Objektifitas seorang hakim atau pemimpin dalam mengambil sebuah keputusan tidak boleh luntur karena faktor-faktor pribadi. Ketika menyelesaikan sebuah sengketa misalnya, dia harus berpedoman pada bukti-bukti lapangan yang objektif alih-alih memutuskan berdasarkan kecenderungan pribadi.
Nabi saw. bersabda,
الْقُضَاةُ ثَلَاثَةٌ: وَاحِدٌ فِي الْجَنَّةِ، وَاثْنَانِ فِي النَّارِ، فَأَمَّا الَّذِي فِي الْجَنَّةِ فَرَجُلٌ عَرَفَ الْحَقَّ فَقَضَى بِهِ، وَرَجُلٌ عَرَفَ الْحَقَّ فَجَارَ فِي الْحُكْمِ، فَهُوَ فِي النَّارِ، وَرَجُلٌ قَضَى لِلنَّاسِ عَلَى جَهْلٍ فَهُوَ فِي النَّارِ
Hakim itu ada tiga (golongan). Satu golongan di surga, sedangkan dua golongan lainnya di neraka. Golongan hakim yang ada di surga adalah hakim yang tau kebenaran dan memutuskan berdasarkan kebenaran tersebut. sedangkan hakim yang tau kebenaran dan menyimpang (dalam membuat keputusan) dari kebenaran tersebut atau memutuskan tanpa dasar pengetahuan maka keduanya ada di neraka. HR. Abu Dawud, Ibnu Majah, Al-Tirmidzi dan Al-Nasa’i.

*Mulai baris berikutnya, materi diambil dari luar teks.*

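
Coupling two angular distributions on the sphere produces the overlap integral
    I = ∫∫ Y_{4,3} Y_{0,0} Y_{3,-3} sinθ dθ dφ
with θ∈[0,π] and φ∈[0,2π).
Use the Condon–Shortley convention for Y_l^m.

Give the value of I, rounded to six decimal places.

0.000000

triangle: need 4≤l₃≤4, have 3; I=0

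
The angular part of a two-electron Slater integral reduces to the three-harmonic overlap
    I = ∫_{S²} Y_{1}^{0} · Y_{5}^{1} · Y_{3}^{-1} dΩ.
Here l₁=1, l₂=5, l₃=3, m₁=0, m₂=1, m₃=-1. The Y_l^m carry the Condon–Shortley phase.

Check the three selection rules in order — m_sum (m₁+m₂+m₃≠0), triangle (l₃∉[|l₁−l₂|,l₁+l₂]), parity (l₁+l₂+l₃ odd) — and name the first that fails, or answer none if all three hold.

m₁+m₂+m₃ = 0 + 1 − 1 = 0  ✓
triangle: |1−5|=4 ≤ l₃=3 ≤ 1+5=6  ✗
parity: l₁+l₂+l₃ = 9 is odd

triangle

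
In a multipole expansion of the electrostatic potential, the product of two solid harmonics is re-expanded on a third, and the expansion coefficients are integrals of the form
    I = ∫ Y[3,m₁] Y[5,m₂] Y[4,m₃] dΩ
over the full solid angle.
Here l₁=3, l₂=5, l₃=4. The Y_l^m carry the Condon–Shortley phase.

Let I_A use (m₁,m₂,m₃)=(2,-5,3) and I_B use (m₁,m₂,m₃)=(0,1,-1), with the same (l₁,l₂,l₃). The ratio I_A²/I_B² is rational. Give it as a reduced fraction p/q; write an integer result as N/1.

1225/361

Same 3,5,4: normalisation and zero-m 3j drop out of the ratio.
A: Δ: 4! 2! 6! / 13! → 1/180180; sum: t=0:+1/17280 = 1/17280; 3j²(3 5 4; 2 -5 3) = Δ·Π!·Σ² = 35/858  (sign -1)
B: Δ: 4! 2! 6! / 13! → 1/180180; sum: t=1:−1/1440 t=2:+1/192 t=3:−1/432 = 19/8640; 3j²(3 5 4; 0 1 -1) = Δ·Π!·Σ² = 361/30030  (sign -1)
I_A²/I_B² = (35/858)/(361/30030) = 1225/361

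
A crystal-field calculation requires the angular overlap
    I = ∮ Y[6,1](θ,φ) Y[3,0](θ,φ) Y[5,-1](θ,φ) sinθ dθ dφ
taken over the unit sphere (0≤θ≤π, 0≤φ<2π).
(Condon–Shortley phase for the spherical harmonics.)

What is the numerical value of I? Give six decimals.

m-sum 0 ✓  L=14 even ✓  3≤5≤9 ✓
Π(2lᵢ+1) = 13×7×11 = 1001
triangle coeff Δ(6,3,5) = 1/675675
Σ_t [1,3]: t=1:−1/8640 t=2:+1/2304 t=3:−1/8640 = 7/34560
(3j)²=7/429 [(6 3 5; 0 0 0)], sign=-1
Σ_t [1,3]: t=1:−1/6912 t=2:+1/2880 t=3:−1/17280 = 1/6912
(3j)²=5/429 [(6 3 5; 1 0 -1)], sign=+1
⇒ 4πI² = 245/1287
I = (-1)√(245/1287/(4π)) = -0.12308038

-0.123080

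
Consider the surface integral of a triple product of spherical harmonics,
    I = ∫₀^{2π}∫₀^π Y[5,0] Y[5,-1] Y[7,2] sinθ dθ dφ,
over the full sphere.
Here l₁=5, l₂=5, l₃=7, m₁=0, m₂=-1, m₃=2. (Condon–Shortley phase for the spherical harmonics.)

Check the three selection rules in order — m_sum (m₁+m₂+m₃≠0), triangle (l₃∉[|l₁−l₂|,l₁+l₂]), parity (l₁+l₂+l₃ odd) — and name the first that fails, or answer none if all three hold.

m₁+m₂+m₃ = 0 − 1 + 2 = 1  ✗
triangle: |5−5|=0 ≤ l₃=7 ≤ 5+5=10
parity: l₁+l₂+l₃ = 17 is odd

m_sum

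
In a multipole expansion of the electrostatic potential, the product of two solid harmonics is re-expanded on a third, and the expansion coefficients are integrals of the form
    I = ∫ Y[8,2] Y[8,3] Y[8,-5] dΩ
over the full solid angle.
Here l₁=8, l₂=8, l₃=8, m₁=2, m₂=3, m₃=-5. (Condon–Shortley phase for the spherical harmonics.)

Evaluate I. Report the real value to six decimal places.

-0.047359

m-sum 0 ✓  L=24 even ✓  0≤8≤16 ✓
Π(2lᵢ+1) = 17×17×17 = 4913
triangle coeff Δ(8,8,8) = 1/236637794250
Σ_t [0,8]: t=0:+1/65548320768000 t=1:−1/128024064000 t=2:+1/2985984000 t=3:−1/373248000 t=4:+1/191102976 t=5:−1/373248000 t=6:+1/2985984000 t=7:−1/128024064000 t=8:+1/65548320768000 = 11/20808990720
(3j)²=490/96577 [(8 8 8; 0 0 0)], sign=+1
Σ_t [3,6]: t=3:−1/20901888000 t=4:+1/4180377600 t=5:−1/5225472000 t=6:+1/41803776000 = 1/41803776000
(3j)²=42/37145 [(8 8 8; 2 3 -5)], sign=-1
⇒ 4πI² = 69972/2482597
I = (-1)√(69972/2482597/(4π)) = -0.04735917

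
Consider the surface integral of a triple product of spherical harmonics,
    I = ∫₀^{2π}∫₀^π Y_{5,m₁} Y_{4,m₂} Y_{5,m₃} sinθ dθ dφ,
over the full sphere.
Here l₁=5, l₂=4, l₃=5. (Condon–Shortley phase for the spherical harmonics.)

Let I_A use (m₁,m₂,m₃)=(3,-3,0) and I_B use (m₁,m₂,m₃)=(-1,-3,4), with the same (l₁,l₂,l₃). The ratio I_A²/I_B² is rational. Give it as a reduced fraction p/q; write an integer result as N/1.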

Akhir kata, inilah kriteria pemimpin yang berhasil penulis elaborasi dari beberapa kisah dalam Alquran. Jadi, pemimpin yang baik adalah pemimpin yang kompeten, kredibel dan kapabel serta mampu berlaku adil. Kriteria seperti ini muncul karena seorang pemimpin dianggap layak untuk mengurusi kepentingan semua orang, bukan kepentingan pribadi atau kelompok tertentu. Wallah a’lam.